La revelación a la que alude el significado
griego de este término, tiene un sentido mucho
más arcaico y entronca, precisamente, con la
revelación con que supuestamente fuera
distinguido Noé (por otros nombres "Jan o" o "Jauna")
con anterioridad al desencadenamiento del
Diluvio Universal o "Apocalipsis". No se pierda
de vista que fue precisamente "Calión" (Deu
Calión) el nombre griego de Noé, así como que en
el término "apocalipsis" se han fundido dos
palabras distintas: "apo" y "calipto". El
elocuente significado de esta última voz es,
precisamente, ocultarse, desaparecer. Dos
valores que entroncan con el vasco "kalitu",
matar y que nos ayudan a reconstruir la
verdadera identidad de este término fundamental.
(1)
"Apo Calipto" o "Apo Calipsis" significa
sencillamente: el fin, la destrucción o la
expulsión de Calipso. Léase del
Paraíso. O de la Atlántida. De aquella isla
Ogigia o Calipso en la que recalase Ulises y
cuyo trágico fin ha quedado tan fielmente
reflejado en el griego "kalipto" y en el vasco "kalitu".

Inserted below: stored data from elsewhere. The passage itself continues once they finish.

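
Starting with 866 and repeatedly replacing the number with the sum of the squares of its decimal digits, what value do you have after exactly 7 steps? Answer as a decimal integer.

145

866 → 8² + 6² + 6² = 64 + 36 + 36 = 136
136 → 1² + 3² + 6² = 1 + 9 + 36 = 46
46 → 4² + 6² = 16 + 36 = 52
52 → 5² + 2² = 25 + 4 = 29
29 → 2² + 9² = 4 + 81 = 85
85 → 8² + 5² = 64 + 25 = 89
89 → 8² + 9² = 64 + 81 = 145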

Cuando sabemos -vamos a verlo en estas páginas-
que las "Columnas" de Hércules fueron
identificadas con el Paraíso o, si se prefiere,
con la isla de Calipso, no puede sorprendemos en
absoluto el que los antiguos españoles
conocieran a aquellas "columnas" o "piedrones
enhiestos" (Florián de Ocampo) con el nombre de
calepas, tan afín a Calipso. De hecho, el nombre
de una de aquellas míticas "columnas", era
precisamente Calpe, derivado de Calepe o Calipe.
Pero no termina todo aquí, porque de ese "Calipe"

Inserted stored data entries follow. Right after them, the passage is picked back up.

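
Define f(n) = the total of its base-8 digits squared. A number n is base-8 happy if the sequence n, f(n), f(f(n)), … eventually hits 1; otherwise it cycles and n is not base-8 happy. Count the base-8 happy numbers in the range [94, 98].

94: 94 → 46 → 61 → 74 → 6 → 36 → 32 → 16 → 4 → 16  — not base-8 happy
95: 95 → 59 → 58 → 53 → 61 → 74 → 6 → 36 → 32 → 16 → 4 → 16  — not base-8 happy
96: 96 → 17 → 5 → 25 → 10 → 5  — not base-8 happy
97: 97 → 18 → 8 → 1  — base-8 happy
98: 98 → 21 → 29 → 34 → 20 → 20  — not base-8 happy
base-8 happy: 97

1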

o "Calpe" se derivaría "Carpe" y el nombre de
"Carpetanos" que algunos autores documentan
otorgó Túbal a los primeros pobladores de
España, moradores de las riberas del Ebro.
Antepasados de aquellos españoles "Calipes" o
"Carpes", fueron los míticos "cálibes" a los que
se atribuye la muerte de Polifemo y a los que
Justino localiza en tierras de la Península
Ibérica...
La isla Calipso, la isla Atlántida, contiene en
su propio nombre una de las claves principales
que pueden llevarnos a desvelar el enigma del
continente "desaparecido". Nótese, en efecto,
que "calipto" no significa hundirse, sumergirse,
ni nada parecido. "Calipto" se traduce,
simplemente, por velar, ocultarse, cubrirse...
Así nacería el término "eclipse"
(originariamente "ecalipse"), referido no a la
desaparición de un astro, sino a su
ocultamiento.
Y es que la isla Calipso, por otros nombres
"Asteria" o "Estrella", se había "esfumado", se
había eclipsado como por ensalmo, ya que no
físicamente, sí por lo menos en la imaginación y
en la memoria de los seres humanos que moraron
en ella y que lograron sobrevivir a su
hecatombe, a su apocalíptica destrucción.
"Apocalipsis": el fin de Calipso. Simplemente.
"Calipso": la oculta, la velada.
Todavía lo está, cuando han transcurrido varias
decenas de miles de años de su apocalipsis.